A carbon copy of “Schindler’s List” is now available on the market and is expected to sell for around $2.4 million. One of the original documents used by German industrialist, Oskar Schindler, made famous by the Oscar-winning movie Schindler’s List and the award-winning novel Schindler’s Ark by Thomas Keneally, is up for sale through the rare document dealer, Moments in Time.

The 14-page document is the penultimate list of a total of seven. It lists 801 Jewish men that worked at Schindler’s factory in occupied former Czechoslovakia, who had been transported there from the Nazi concentration camp at Plaszòw in German-occupied Poland. Schindler is famous for spending his entire fortune on bribes in order to protect his employees from deportation and certain death during World War II.

According to the chief executive officer of Moments in Time, Gary Zimet, the document dated 1945, the final year of the war, is a carbon copy of the original that was given to the Nazis and was previously the property of the nephew of Itzhak Stern.

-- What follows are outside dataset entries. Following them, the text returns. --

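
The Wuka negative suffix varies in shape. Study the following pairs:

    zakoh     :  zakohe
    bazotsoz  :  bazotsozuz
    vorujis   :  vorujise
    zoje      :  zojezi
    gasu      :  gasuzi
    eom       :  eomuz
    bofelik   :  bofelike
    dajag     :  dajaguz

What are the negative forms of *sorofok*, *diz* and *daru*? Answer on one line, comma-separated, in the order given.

The alternation tracks the final sound of the stem — -e when the stem ends in a voiceless consonant (*zakoh*, *vorujis*, *bofelik*); -uz when the stem ends in a voiced consonant (*bazotsoz*, *eom*, *dajag*); -zi when the stem ends in a vowel (*zoje*, *gasu*).
Since the final sound of *sorofok* is /k/ (a voiceless consonant), it takes -e, giving *sorofoke*.
*diz*: final sound = /z/, a voiced consonant → -uz → *dizuz*.
*daru*: final sound = /u/, a vowel → -zi → *daruzi*.

sorofoke, dizuz, daruzi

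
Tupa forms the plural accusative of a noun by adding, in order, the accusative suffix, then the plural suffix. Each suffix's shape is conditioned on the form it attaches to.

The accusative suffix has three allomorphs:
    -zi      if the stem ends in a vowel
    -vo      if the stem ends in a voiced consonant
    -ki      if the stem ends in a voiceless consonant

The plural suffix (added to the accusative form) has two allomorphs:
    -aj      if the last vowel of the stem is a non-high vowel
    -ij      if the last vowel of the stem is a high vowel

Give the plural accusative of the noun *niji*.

nijiziij

*niji* — final sound /i/ (a vowel) → -zi → *nijizi*.
The last vowel of the accusative form *nijizi* is /i/, which is a high vowel, so the plural suffix is -ij, giving *nijiziij*.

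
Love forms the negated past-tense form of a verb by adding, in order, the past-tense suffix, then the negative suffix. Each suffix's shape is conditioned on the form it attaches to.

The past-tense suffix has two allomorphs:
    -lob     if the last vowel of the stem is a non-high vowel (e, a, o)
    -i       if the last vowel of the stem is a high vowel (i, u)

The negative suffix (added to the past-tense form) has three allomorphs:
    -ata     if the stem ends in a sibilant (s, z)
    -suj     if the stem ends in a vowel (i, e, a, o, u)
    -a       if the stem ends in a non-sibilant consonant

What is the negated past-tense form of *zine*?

The last vowel of *zine* is /e/, which is a non-high vowel, so the past-tense suffix is -lob, giving *zinelob*.
The past-tense form *zinelob*: final sound = /b/, a non-sibilant consonant → -a → *zineloba*.

zineloba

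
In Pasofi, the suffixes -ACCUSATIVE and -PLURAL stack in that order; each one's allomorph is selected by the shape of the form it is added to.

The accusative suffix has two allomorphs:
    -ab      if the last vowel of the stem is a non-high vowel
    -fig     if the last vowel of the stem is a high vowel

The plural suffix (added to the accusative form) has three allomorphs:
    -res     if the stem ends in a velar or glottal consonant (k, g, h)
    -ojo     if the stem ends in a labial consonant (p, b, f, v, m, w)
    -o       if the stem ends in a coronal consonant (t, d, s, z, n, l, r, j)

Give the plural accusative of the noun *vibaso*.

Since the last vowel of *vibaso* is /o/ (a non-high vowel), it takes -ab, giving *vibasoab*.
The accusative form *vibasoab* — final consonant /b/ (labial) → -ojo → *vibasoabojo*.

vibasoabojo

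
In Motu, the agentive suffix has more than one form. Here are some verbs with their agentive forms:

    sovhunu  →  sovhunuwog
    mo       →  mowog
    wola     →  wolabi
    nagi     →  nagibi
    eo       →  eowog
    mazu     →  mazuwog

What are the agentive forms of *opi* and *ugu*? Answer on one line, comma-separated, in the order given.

opibi, uguwog

The pattern is rounding harmony: -wog when the last vowel of the stem is a rounded vowel (*sovhunu*, *mo*, *eo*, *mazu*); -bi when the last vowel of the stem is an unrounded vowel (*wola*, *nagi*).
*opi* — last vowel /i/ (an unrounded vowel) → -bi → *opibi*.
The last vowel of *ugu* is /u/, which is a rounded vowel, so the suffix is -wog, giving *uguwog*.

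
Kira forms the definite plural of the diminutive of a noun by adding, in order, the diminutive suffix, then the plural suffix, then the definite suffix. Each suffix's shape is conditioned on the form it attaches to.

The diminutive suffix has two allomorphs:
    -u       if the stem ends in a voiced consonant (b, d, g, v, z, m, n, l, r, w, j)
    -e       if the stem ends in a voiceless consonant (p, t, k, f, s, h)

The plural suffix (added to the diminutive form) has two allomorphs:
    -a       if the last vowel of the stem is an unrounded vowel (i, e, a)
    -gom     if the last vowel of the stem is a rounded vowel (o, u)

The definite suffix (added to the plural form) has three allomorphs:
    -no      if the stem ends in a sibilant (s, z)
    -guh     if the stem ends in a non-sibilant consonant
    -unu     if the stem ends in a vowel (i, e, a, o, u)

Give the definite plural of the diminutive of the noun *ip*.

*ip* — final consonant /p/ (voiceless) → -e → *ipe*.
The last vowel of the diminutive form *ipe* is /e/, which is an unrounded vowel, so the plural suffix is -a, giving *ipea*.
The final sound of the plural form *ipea* is /a/, which is a vowel, so the definite suffix is -unu, giving *ipeaunu*.

ipeaunu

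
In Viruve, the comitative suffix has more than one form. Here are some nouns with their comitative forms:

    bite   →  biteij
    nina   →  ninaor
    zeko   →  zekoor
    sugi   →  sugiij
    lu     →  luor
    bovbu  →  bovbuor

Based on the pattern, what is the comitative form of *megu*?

meguor

Looking at the last vowel of each stem: -ij when the last vowel of the stem is a front vowel (*bite*, *sugi*); -or when the last vowel of the stem is a back vowel (*nina*, *zeko*, *lu*, *bovbu*).
*megu*: last vowel = /u/, a back vowel → -or → *meguor*.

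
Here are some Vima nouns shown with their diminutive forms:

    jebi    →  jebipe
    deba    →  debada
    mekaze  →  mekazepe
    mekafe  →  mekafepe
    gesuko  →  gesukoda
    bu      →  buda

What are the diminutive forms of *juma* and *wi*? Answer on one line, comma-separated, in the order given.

jumada, wipe

The alternation tracks the last vowel of the stem — -pe when the last vowel of the stem is a front vowel (*jebi*, *mekaze*, *mekafe*); -da when the last vowel of the stem is a back vowel (*deba*, *gesuko*, *bu*).
*juma* — last vowel /a/ (a back vowel) → -da → *jumada*.
The last vowel of *wi* is /i/, which is a front vowel, so the suffix is -pe, giving *wipe*.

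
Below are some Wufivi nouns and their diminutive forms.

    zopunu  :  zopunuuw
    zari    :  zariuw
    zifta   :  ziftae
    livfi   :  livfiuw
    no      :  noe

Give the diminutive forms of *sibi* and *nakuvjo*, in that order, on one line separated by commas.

Looking at the last vowel of each stem: -uw when the last vowel of the stem is a high vowel (*zopunu*, *zari*, *livfi*); -e when the last vowel of the stem is a non-high vowel (*zifta*, *no*).
Since the last vowel of *sibi* is /i/ (a high vowel), it takes -uw, giving *sibiuw*.
Since the last vowel of *nakuvjo* is /o/ (a non-high vowel), it takes -e, giving *nakuvjoe*.

sibiuw, nakuvjoe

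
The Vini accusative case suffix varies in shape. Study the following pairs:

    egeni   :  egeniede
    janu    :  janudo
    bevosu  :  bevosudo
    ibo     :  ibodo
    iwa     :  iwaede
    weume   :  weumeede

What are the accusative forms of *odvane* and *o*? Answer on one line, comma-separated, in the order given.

Looking at the last vowel of each stem: -do when the last vowel of the stem is a rounded vowel (*janu*, *bevosu*, *ibo*); -ede when the last vowel of the stem is an unrounded vowel (*egeni*, *iwa*, *weume*).
The last vowel of *odvane* is /e/, which is an unrounded vowel, so the suffix is -ede, giving *odvaneede*.
*o*: last vowel = /o/, a rounded vowel → -do → *odo*.

odvaneede, odo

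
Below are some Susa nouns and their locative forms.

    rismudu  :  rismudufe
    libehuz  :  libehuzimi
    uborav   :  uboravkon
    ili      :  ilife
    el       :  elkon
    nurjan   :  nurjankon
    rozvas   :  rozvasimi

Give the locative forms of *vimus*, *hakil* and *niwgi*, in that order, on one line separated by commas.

vimusimi, hakilkon, niwgife

The alternation tracks the final sound of the stem — -imi when the stem ends in a sibilant (*libehuz*, *rozvas*); -kon when the stem ends in a non-sibilant consonant (*uborav*, *el*, *nurjan*); -fe when the stem ends in a vowel (*rismudu*, *ili*).
The final sound of *vimus* is /s/, which is a sibilant, so the suffix is -imi, giving *vimusimi*.
The final sound of *hakil* is /l/, which is a non-sibilant consonant, so the suffix is -kon, giving *hakilkon*.
Since the final sound of *niwgi* is /i/ (a vowel), it takes -fe, giving *niwgife*.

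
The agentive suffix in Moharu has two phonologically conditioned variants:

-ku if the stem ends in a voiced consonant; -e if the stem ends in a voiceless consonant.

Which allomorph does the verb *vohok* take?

-e

The final consonant of *vohok* is /k/, which is voiceless, so the suffix is -e.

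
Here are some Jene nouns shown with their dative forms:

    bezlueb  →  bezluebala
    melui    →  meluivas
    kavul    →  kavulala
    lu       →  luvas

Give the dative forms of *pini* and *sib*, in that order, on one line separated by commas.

pinivas, sibala

The alternation tracks the final sound of the stem — -ala when the stem ends in a consonant (*bezlueb*, *kavul*); -vas when the stem ends in a vowel (*melui*, *lu*).
Since the final sound of *pini* is /i/ (a vowel), it takes -vas, giving *pinivas*.
Since the final sound of *sib* is /b/ (a consonant), it takes -ala, giving *sibala*.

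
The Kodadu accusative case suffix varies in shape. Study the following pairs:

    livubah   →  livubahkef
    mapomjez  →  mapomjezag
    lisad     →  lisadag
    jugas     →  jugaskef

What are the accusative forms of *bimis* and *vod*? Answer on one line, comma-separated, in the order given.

bimiskef, vodag

The alternation tracks the final consonant of the stem — -kef when the stem ends in a voiceless consonant (*livubah*, *jugas*); -ag when the stem ends in a voiced consonant (*mapomjez*, *lisad*).
*bimis* — final consonant /s/ (voiceless) → -kef → *bimiskef*.
*vod*: final consonant = /d/, voiced → -ag → *vodag*.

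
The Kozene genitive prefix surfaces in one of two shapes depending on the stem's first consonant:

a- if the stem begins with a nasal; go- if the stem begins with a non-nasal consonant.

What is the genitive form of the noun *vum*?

Since the first consonant of *vum* is /v/ (non-nasal), it takes go-, giving *govum*.

govum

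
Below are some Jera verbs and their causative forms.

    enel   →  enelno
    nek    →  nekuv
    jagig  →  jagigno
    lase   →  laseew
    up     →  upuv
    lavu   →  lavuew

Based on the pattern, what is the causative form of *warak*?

The suffix is conditioned by the final sound: -uv when the stem ends in a voiceless consonant (*nek*, *up*); -no when the stem ends in a voiced consonant (*enel*, *jagig*); -ew when the stem ends in a vowel (*lase*, *lavu*).
*warak* — final sound /k/ (a voiceless consonant) → -uv → *warakuv*.

warakuv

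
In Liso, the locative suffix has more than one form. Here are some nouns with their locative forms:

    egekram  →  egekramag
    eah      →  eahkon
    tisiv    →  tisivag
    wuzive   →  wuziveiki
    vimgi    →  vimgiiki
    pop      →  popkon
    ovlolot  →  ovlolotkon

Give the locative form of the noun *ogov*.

The pattern is voicing of the final sound: -kon when the stem ends in a voiceless consonant (*eah*, *pop*, *ovlolot*); -ag when the stem ends in a voiced consonant (*egekram*, *tisiv*); -iki when the stem ends in a vowel (*wuzive*, *vimgi*).
The final sound of *ogov* is /v/, which is a voiced consonant, so the suffix is -ag, giving *ogovag*.

ogovag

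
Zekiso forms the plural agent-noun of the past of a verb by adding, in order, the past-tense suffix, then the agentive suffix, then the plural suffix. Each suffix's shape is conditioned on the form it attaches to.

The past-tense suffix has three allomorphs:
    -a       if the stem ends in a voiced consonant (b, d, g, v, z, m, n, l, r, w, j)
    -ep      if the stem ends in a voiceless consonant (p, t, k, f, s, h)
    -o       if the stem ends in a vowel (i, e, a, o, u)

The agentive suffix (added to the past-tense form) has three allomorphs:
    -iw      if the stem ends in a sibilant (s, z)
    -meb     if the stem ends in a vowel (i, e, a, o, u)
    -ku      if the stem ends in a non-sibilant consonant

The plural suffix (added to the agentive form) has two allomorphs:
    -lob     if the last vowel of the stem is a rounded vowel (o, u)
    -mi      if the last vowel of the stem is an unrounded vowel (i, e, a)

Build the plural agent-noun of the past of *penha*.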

Stern was Schindler’s accountant and typed up what have become known as Schindler’s lists.

“I was flabbergasted when I first handled it,” Zimet told the Guardian.

While the document is expected to bring in a whopping amount of $2.4 million, this is much lower than the 2013 reserve price of $3 million, given when the document was listed on eBay and failed to sell.

The historical document is one of only four lists known to still be in existence, one is in the Holocaust Museum in Washington D.C. and two are in Israel’s Holocaust Remembrance Center Yad Vashem, in Jerusalem.